If you do want to allow null selection, you might want to set a specific caption for the empty item by adding a “dummy” option to the list and setting it as the null selection item:
#!java ComboBox cbExample = new ComboBox(); cbExample.setNullSelectionAllowed(true); cbExample.addItem(“[ None ]”); cbExample.setNullSelectionItemId(“[ None ]”);
Consider surrounding the null item’s caption with brackets or dashes to distinguish it from the other options, and make sure that it ends up in the beginning or end of the list.
Enable text input only when appropriate #
The Vaadin ComboBox can behave either as an actual combo box (i.e. combining a textfield with a dropdown list), but also as a normal dropdown menu (like the html <select> element) without text entry. This is controlled through the setTextInputAllowed() method.
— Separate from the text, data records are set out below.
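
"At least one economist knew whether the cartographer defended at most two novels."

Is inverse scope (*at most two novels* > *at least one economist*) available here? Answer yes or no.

No

Structurally, *at most two novels* is inside the embedded question *whether the cartographer defended at most two novels*.
Embedded wh-clauses are opaque for QR, so the quantifier stays inside the question.
So the wide-scope reading for *at most two novels* is blocked.
(Only the surface reading survives: one fixed economist with respect to all the relevant novels.)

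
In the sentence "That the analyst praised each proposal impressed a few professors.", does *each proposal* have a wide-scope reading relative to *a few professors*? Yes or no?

No

Structurally, *each proposal* is inside the sentential subject *that the analyst praised each proposal*.
Sentential subjects are islands: a quantifier inside the subject clause cannot raise over the matrix predicate.
*each proposal* is confined to the island and cannot take scope over *a few professors*.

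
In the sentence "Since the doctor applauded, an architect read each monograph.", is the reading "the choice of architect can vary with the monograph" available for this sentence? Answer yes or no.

Yes

That reading corresponds to *each monograph* > *an architect*.
The adjunct island is irrelevant here — *each monograph* and *an architect* are both in the matrix clause.
With no island boundary between them, the object can take inverse scope over the subject via ordinary QR within the clause.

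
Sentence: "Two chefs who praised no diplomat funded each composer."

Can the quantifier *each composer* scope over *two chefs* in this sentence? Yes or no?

Yes

Although the sentence contains a relative clause (*who praised no diplomat*), *each composer* is outside it, in the matrix VP.
Clause-internal QR can adjoin the lower DP above the subject, yielding the inverse reading.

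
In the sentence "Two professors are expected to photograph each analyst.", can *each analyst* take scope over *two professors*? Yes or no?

Yes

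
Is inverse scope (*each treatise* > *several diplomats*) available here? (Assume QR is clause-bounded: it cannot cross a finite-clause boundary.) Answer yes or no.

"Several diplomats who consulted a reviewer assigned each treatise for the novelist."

Yes

The RC *who consulted a reviewer* is an island, but *each treatise* is not inside it — it is the matrix object, a clausemate of *several diplomats*.
Nothing blocks QR of the lower DP to a position above the higher one, so inverse scope is available.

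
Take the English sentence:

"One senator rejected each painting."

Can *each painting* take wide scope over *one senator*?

Yes

*each painting* and *one senator* are in the same minimal clause.
Nothing blocks QR of the lower DP to a position above the higher one, so inverse scope is available.
The sentence is scopally ambiguous between *one senator* > *each painting* and *each painting* > *one senator*.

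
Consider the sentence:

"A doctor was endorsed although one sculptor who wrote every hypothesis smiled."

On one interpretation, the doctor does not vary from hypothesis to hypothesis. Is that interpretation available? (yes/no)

Yes

This is the *a doctor* > *every hypothesis* reading.
Surface scope (*a doctor* > *every hypothesis*) is always derivable; islands only block QR, not in-situ interpretation.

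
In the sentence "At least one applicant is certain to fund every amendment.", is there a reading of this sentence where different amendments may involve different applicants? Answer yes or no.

The described interpretation is the *every amendment* > *at least one applicant* scoping.
The matrix predicate is a raising verb, whose infinitival complement is not a scope island — *every amendment* can QR into the matrix clause.
Since no island is crossed, the inverse ordering is licensed alongside surface scope.

Yes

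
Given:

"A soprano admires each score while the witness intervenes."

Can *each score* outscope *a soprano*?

Yes

The adjunct island is irrelevant here — *each score* and *a soprano* are both in the matrix clause.
Since no island is crossed, the inverse ordering is licensed alongside surface scope.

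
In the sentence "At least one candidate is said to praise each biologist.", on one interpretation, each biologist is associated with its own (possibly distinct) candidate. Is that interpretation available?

This is the *each biologist* > *at least one candidate* reading.
*each biologist* is inside a raising infinitive, which is transparent to QR (no CP barrier), so it behaves as a matrix argument.
Since no island is crossed, the inverse ordering is licensed alongside surface scope.

Yes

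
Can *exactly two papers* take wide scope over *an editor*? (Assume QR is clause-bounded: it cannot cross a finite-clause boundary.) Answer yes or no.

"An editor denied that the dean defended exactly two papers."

*exactly two papers* occurs within the finite complement clause *that the dean defended exactly two papers*.
Under clause-bounded QR, a quantifier in an embedded finite clause cannot raise into the matrix clause.
Hence only narrow scope for *exactly two papers* (under *an editor*) survives.

No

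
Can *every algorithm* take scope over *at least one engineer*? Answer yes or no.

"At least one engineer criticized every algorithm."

Yes

*every algorithm* and *at least one engineer* are in the same minimal clause.
No island intervenes, so both surface and inverse scope are derivable.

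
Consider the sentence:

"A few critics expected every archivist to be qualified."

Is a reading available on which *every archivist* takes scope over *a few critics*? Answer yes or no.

This is an ECM construction: *every archivist* is the infinitival subject, Case-marked by the matrix verb, and the infinitive is transparent for QR.
Since no island is crossed, the inverse ordering is licensed alongside surface scope.

Yes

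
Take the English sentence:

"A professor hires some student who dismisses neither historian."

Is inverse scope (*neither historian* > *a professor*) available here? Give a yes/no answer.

*neither historian* occurs within the relative clause *who dismisses neither historian* modifying *some student*.
QR out of a relative clause is ruled out by the relative-clause island constraint.
Hence only narrow scope for *neither historian* (under *a professor*) survives.
(Only the surface reading survives: one fixed professor with respect to all the relevant historians.)

No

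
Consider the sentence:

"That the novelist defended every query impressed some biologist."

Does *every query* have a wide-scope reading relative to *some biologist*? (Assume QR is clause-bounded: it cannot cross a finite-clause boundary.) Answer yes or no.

No

*every query* occurs within the sentential subject *that the novelist defended every query*.
Clausal subjects are scope islands; QR from inside the subject into the matrix is barred.
So *every query* cannot raise to a position above *some biologist*.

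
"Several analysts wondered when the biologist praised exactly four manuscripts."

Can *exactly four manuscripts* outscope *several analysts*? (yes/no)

The DP *exactly four manuscripts* is contained in the embedded question *when the biologist praised exactly four manuscripts*.
Embedded questions are wh-islands: a quantifier inside an indirect question cannot QR into the matrix clause.
So *exactly four manuscripts* cannot raise to a position above *several analysts*.

No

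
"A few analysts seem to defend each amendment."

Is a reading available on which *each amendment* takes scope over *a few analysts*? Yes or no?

Infinitival complements of raising predicates do not block QR; *each amendment* and *a few analysts* are effectively clausemates.
With no island boundary between them, the object can take inverse scope over the subject via ordinary QR within the clause.
The sentence is scopally ambiguous between *a few analysts* > *each amendment* and *each amendment* > *a few analysts*.

Yes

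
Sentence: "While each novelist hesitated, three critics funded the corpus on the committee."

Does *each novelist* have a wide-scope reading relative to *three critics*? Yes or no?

*each novelist* occurs within the adjunct clause *while each novelist hesitated*.
Since the clause is an adjunct (not a complement), the Adjunct Condition blocks QR across its edge.
There is no licit LF on which *each novelist* c-commands *three critics*.

No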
Text input is great if 1) the list is very long, where using the textfield as a filter helps in finding the correct item, or 2) if users need to be able to add new values to the list (in which case adding new items must also be enabled using setNewItemsAllowed(true)).
#!java ComboBox cbEducation = new ComboBox(“Education”); cbEducation.setInputPrompt(“Choose degree from list or enter your own”); cbEducation.setTextInputAllowed(true); cbEducation.setNewItemsAllowed(true);
If only items in the list can be chosen, and the list is quite short (say, less than 10 entries), it’s actually better to disable text input, because that makes the click target for opening the dropdown cover the entire field, instead of just the small arrow-icon/button at the end (dropdown menu click-target areas marked in pink below):
(Actually in these cases, you might want to consider the NativeSelect, which is really just a wrapper around the normal html <select> element. But then you can’t have an input prompt or any of the other nice features of the ComboBox.)